UR Invests in Anti-HIV Startup

Michael Wentzel, Staff writer, Rochester Democrat and Chronicle
January 12, 2004

A seed fund organized by the University of Rochester and the Trillium Group will invest in a start-up company developing a new kind of treatment to stop the virus that causes AIDS.

The company — OyaGen Inc. — is based on research by Dr. Harold Smith, UR professor of biochemistry and biophysics who is OyaGen’s founder and chief scientific officer, and by Dr. Hui Zhang, an HIV researcher at Thomas Jefferson University in Philadelphia.

OyaGen is the second start-up company supported by the University Technology Seed Fund.

The fund has raised $6 million and is investing in promising companies, said José Coronas, general partner of Trillium Group, the fund manager of the University Technology Seed Fund.

“OyaGen has a potentially very valuable technology,” Coronas said.
If research and clinical trials are successful, an HIV treatment could be ready by 2010, according to a Trillium press release.

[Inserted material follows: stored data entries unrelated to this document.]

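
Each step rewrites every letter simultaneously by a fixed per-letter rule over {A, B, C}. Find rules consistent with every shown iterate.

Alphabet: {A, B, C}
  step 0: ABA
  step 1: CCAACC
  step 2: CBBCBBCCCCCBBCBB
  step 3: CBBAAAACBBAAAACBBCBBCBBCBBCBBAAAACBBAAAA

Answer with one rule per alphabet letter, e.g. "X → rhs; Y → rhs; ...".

A->CC, B->AA, C->CBB

  step 2 ⇒ step 3: CBBCBBCCCCCBBCBB ⇒ CBB·AA·AA·CBB·AA·AA·CBB·CBB·CBB·CBB·CBB·AA·AA·CBB·AA·AA
    B ↦ AA
    C ↦ CBB
  step 0 ⇒ step 1: ABA ⇒ CC·AA·CC
    A ↦ CC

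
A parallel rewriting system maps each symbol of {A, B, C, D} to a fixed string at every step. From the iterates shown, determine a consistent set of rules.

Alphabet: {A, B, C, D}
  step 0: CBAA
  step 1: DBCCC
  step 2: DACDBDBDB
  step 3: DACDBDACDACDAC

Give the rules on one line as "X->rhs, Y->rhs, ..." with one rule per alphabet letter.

A->C, B->C, C->DB, D->DA

  step 2 ⇒ step 3: DACDBDBDB ⇒ DA·C·DB·DA·C·DA·C·DA·C
    A ↦ C
    B ↦ C
    C ↦ DB
    D ↦ DA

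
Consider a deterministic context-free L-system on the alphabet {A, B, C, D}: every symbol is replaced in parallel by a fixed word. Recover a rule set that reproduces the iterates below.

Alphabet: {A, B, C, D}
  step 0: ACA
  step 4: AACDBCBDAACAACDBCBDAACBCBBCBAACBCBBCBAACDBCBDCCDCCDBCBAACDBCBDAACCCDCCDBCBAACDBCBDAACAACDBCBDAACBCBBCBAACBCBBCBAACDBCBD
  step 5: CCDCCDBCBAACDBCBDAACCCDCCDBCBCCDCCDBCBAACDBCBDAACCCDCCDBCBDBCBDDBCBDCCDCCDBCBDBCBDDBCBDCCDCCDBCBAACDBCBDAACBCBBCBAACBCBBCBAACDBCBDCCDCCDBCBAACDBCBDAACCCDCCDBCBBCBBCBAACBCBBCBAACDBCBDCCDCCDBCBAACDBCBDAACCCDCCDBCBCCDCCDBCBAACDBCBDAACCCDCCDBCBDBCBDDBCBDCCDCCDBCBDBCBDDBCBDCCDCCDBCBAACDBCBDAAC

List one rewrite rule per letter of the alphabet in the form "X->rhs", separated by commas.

A->CCD, B->D, C->BCB, D->AAC

  step 4 ⇒ step 5: AACDBCBDAACAACDBCBDAACBCBBCBAACBCBBCBAACDBCBDCCDCCDBCBAACDBCBDAACCCDCCDBCBAACDBCBDAACAACDBCBDAACBCBBCBAACBCBBCBAACDBCBD ⇒ CCD·CCD·BCB·AAC·D·BCB·D·AAC·CCD·CCD·BCB·CCD·CCD·BCB·AAC·D·BCB·D·AAC·CCD·CCD·BCB·D·BCB·D·D·BCB·D·CCD·CCD·BCB·D·BCB·D·D·BCB·D·CCD·CCD·BCB·AAC·D·BCB·D·AAC·BCB·BCB·AAC·BCB·BCB·AAC·D·BCB·D·CCD·CCD·BCB·AAC·D·BCB·D·AAC·CCD·CCD·BCB·BCB·BCB·AAC·BCB·BCB·AAC·D·BCB·D·CCD·CCD·BCB·AAC·D·BCB·D·AAC·CCD·CCD·BCB·CCD·CCD·BCB·AAC·D·BCB·D·AAC·CCD·CCD·BCB·D·BCB·D·D·BCB·D·CCD·CCD·BCB·D·BCB·D·D·BCB·D·CCD·CCD·BCB·AAC·D·BCB·D·AAC
    A ↦ CCD
    B ↦ D
    C ↦ BCB
    D ↦ AAC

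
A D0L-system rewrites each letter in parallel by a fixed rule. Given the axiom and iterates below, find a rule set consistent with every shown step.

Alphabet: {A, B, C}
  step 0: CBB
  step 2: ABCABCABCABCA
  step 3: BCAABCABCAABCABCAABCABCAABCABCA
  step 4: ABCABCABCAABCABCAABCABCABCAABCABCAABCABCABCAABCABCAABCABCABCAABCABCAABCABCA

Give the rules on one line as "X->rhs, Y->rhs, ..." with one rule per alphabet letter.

  step 3 ⇒ step 4: BCAABCABCAABCABCAABCABCAABCABCA ⇒ A·BCA·BCA·BCA·A·BCA·BCA·A·BCA·BCA·BCA·A·BCA·BCA·A·BCA·BCA·BCA·A·BCA·BCA·A·BCA·BCA·BCA·A·BCA·BCA·A·BCA·BCA
    A ↦ BCA
    B ↦ A
    C ↦ BCA

A->BCA, B->A, C->BCA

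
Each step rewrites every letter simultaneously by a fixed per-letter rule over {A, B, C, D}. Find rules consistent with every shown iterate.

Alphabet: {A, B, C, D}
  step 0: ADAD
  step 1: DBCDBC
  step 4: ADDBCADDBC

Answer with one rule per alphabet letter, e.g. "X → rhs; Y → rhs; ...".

  step 0 ⇒ step 1: ADAD ⇒ D·BC·D·BC
    A ↦ D
    D ↦ BC
    B ↦ C  (constrained at step 1)
    C ↦ A  (constrained at step 1)

A->D, B->C, C->A, D->BC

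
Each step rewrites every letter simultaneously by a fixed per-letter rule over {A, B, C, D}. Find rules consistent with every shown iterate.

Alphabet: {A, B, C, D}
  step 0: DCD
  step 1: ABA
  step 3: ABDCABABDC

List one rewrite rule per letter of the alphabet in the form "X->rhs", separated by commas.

A->AB, B->DC, C->B, D->A

  step 0 ⇒ step 1: DCD ⇒ A·B·A
    C ↦ B
    D ↦ A
    A ↦ AB  (constrained at step 1)
    B ↦ DC  (constrained at step 1)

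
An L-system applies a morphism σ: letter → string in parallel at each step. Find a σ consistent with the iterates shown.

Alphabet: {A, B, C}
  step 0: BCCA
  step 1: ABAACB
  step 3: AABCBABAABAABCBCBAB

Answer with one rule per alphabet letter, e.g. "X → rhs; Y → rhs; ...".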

The research, conducted so far primarily on cells in the lab, centers on an enzyme called CEM15, which is produced by human immune system cells and is able to kill a wide range of viruses.

CEM15, which is known as an “editing enzyme,” can slip inside a virus as it is being assembled and attack or alter its DNA. The enzyme “edits” by making chemical changes to the genetic instructions that allow the virus to replicate. With the DNA garbled, the virus can no longer replicate and infect other cells.

HIV, however, has the ability to disable CEM15. It releases a protein that prevents CEM15 from working. With the editing enzyme neutralized, HIV is able to infect cells and replicate freely, eventually overwhelming the immune system and leading to death.

Researchers at OyaGen are testing a potential drug designed to prevent the technique utilized by HIV to disable CEM15. In lab tests on HIV-infected cells, the drug shielded CEM15 and enabled it to function, according to information provided by Trillium. The spread of the infection to other cells was nearly halted.

Studies seeking a variation of the drug, that is less likely to have side effects, will begin within the year. The researchers also will attempt to deliver additional CEM15 directly to cells in an effort to provide enough of the enzyme to overwhelm HIV’s disabling proteins and allow CEM15 to attack the virus’ DNA
.

The initial investment in OyaGen will fund business development and animal research. Coronas declined to say how much was invested, but said it was several hundred thousand dollars. The group also will seek other investors and perhaps a pharmaceutical company partner, Coronas said.

Members of the Trillium Venture Development Team will serve as interim executive managers and William Carpenter, former chairman and chief executive officer of Bausch & Lomb Inc., is on the OyaGen board of directors.

Lumetrics Inc., a Rochester-based optical measurement device company, was the first investment by the University Technology Seed Fund.